My grandfather was eighty plus when one fine day he loaded a rucksack into the back of our jeep. Picked up an old army pal of his and drove straight across the country, from the south to the north east. We had no clue where he had gone or when he would be back. A month later he returned, with a rejuvenated laugh and a twinkle in his eye. And a huge wild boar in the back. Ready to be skinned and pickled.
Shikaar! Aah! That word throws up romantic images of tough men on horseback or open jeeps, rifles slung on the shoulders, tracking the elusive beast through dense jungles. Fearless and focused. Images of late night campfires and rustic food. Smells of sweat, rum and meat mingling with the smoke and the cool night air.

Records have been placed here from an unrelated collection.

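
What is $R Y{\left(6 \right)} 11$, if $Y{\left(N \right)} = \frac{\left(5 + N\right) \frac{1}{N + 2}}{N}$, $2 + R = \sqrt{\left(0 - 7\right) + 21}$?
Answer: $- \frac{121}{24} + \frac{121 \sqrt{14}}{48} \approx 4.3904$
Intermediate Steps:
$R = -2 + \sqrt{14}$ ($R = -2 + \sqrt{\left(0 - 7\right) + 21} = -2 + \sqrt{-7 + 21} = -2 + \sqrt{14} \approx 1.7417$)
$Y{\left(N \right)} = \frac{5 + N}{N \left(2 + N\right)}$ ($Y{\left(N \right)} = \frac{\left(5 + N\right) \frac{1}{2 + N}}{N} = \frac{\frac{1}{2 + N} \left(5 + N\right)}{N} = \frac{5 + N}{N \left(2 + N\right)}$)
$R Y{\left(6 \right)} 11 = \left(-2 + \sqrt{14}\right) \frac{5 + 6}{6 \left(2 + 6\right)} 11 = \left(-2 + \sqrt{14}\right) \frac{1}{6} \cdot \frac{1}{8} \cdot 11 \cdot 11 = \left(-2 + \sqrt{14}\right) \frac{11}{48} \cdot 11 = \left(- \frac{11}{24} + \frac{11 \sqrt{14}}{48}\right) 11 = - \frac{121}{24} + \frac{121 \sqrt{14}}{48}$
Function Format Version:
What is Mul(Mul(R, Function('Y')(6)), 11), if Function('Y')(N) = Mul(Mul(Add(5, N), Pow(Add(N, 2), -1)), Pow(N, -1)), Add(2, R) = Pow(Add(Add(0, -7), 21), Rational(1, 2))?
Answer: Add(Rational(-121, 24), Mul(Rational(121, 48), Pow(14, Rational(1, 2)))) ≈ 4.3904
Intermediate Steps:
R = Add(-2, Pow(14, Rational(1, 2))) (R = Add(-2, Pow(Add(Add(0, -7), 21), Rational(1, 2))) = Add(-2, Pow(Add(-7, 21), Rational(1, 2))) = Add(-2, Pow(14, Rational(1, 2))) ≈ 1.7417)
Function('Y')(N) = Mul(Pow(N, -1), Pow(Add(2, N), -1), Add(5, N)) (Function('Y')(N) = Mul(Mul(Add(5, N), Pow(Add(2, N), -1)), Pow(N, -1)) = Mul(Mul(Pow(Add(2, N), -1), Add(5, N)), Pow(N, -1)) = Mul(Pow(N, -1), Pow(Add(2, N), -1), Add(5, N)))
Mul(Mul(R, Function('Y')(6)), 11) = Mul(Mul(Add(-2, Pow(14, Rational(1, 2))), Mul(Pow(6, -1), Pow(Add(2, 6), -1), Add(5, 6))), 11) = Mul(Mul(Add(-2, Pow(14, Rational(1, 2))), Mul(Rational(1, 6), Pow(8, -1), 11)), 11) = Mul(Mul(Add(-2, Pow(14, Rational(1, 2))), Mul(Rational(1, 6), Rational(1, 8), 11)), 11) = Mul(Mul(Add(-2, Pow(14, Rational(1, 2))), Rational(11, 48)), 11) = Mul(Add(Rational(-11, 24), Mul(Rational(11, 48), Pow(14, Rational(1, 2)))), 11) = Add(Rational(-121, 24), Mul(Rational(121, 48), Pow(14, Rational(1, 2))))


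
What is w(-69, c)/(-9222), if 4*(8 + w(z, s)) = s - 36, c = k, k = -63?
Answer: 131/36888 ≈ 0.0035513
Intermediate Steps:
c = -63
w(z, s) = -17 + s/4 (w(z, s) = -8 + (s - 36)/4 = -8 + (-36 + s)/4 = -8 + (-9 + s/4) = -17 + s/4)
w(-69, c)/(-9222) = (-17 + (¼)*(-63))/(-9222) = (-17 - 63/4)*(-1/9222) = -131/4*(-1/9222) = 131/36888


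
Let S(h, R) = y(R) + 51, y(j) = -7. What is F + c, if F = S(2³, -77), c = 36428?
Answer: 36472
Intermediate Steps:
S(h, R) = 44 (S(h, R) = -7 + 51 = 44)
F = 44
F + c = 44 + 36428 = 36472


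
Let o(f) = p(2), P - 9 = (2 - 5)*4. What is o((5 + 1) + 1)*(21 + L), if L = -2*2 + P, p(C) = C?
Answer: 28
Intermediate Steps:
P = -3 (P = 9 + (2 - 5)*4 = 9 - 3*4 = 9 - 12 = -3)
L = -7 (L = -2*2 - 3 = -4 - 3 = -7)
o(f) = 2
o((5 + 1) + 1)*(21 + L) = 2*(21 - 7) = 2*14 = 28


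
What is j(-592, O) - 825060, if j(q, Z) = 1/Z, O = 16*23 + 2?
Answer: -305272199/370 ≈ -8.2506e+5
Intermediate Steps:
O = 370 (O = 368 + 2 = 370)
j(-592, O) - 825060 = 1/370 - 825060 = -305272199/370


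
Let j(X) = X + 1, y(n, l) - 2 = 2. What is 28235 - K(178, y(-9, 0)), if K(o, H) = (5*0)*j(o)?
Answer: 28235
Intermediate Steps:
y(n, l) = 4 (y(n, l) = 2 + 2 = 4)
j(X) = 1 + X
K(o, H) = 0 (K(o, H) = (5*0)*(1 + o) = 0*(1 + o) = 0)
28235 - K(178, y(-9, 0)) = 28235 - 1*0 = 28235 + 0 = 28235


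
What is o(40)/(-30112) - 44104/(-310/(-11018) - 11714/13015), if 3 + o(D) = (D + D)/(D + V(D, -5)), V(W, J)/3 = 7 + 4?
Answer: 6951161626137078079/137419194655776 ≈ 50584.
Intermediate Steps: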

I've never been on a shikaar or hunting expedition. But the vivid recollections of my father and grandfather transport me to those adrenaline fuelled times. When being true to the roots also meant being in touch with the most basic survival skills handed down by the primitive tribe.
Hunting expeditions often lasted for days and meals had to be rustic and basic. Carrying fancy ingredients was out of the question. The meat was shot fresh and the only spices used were those that would not perish in the punishing heat. Out of these expeditions was born the hunter's Junglee Maas. A one pot dish with no frills and just a wholesome meaty flavour. High on calories and protein, this was the perfect meal to energize travel weary bones and sore muscles.
The original recipe calls for ghee, red chillies, salt and of course, meat. The resultant dish is a mildly spiced, juicy and tender meat, crowned by a flaky and crisp exterior. A contrast that delights with every bite. The gravy is thin with a buttery goodness. And if you make it under a starry sky on an open fire, the smokiness from the wood will elevate it to a whole other dimension.
Goat Meat 1 kg
Dry Red Chillies 20
Ghee or Butter 250 gm
Salt to taste
Method: Melt the ghee/butter in a deep pot. Add the meat and the red chillies and cook for a medium flame till all the pieces are generously coated with the ghee. Add the salt and just enough water to reach the level of the meat pieces. Reduce the flame and cook covered till the meat is done. Stir occasionally, adding water if the dish starts to dry. Slurp it like stew, soak it with bread or serve up with some steamed rice.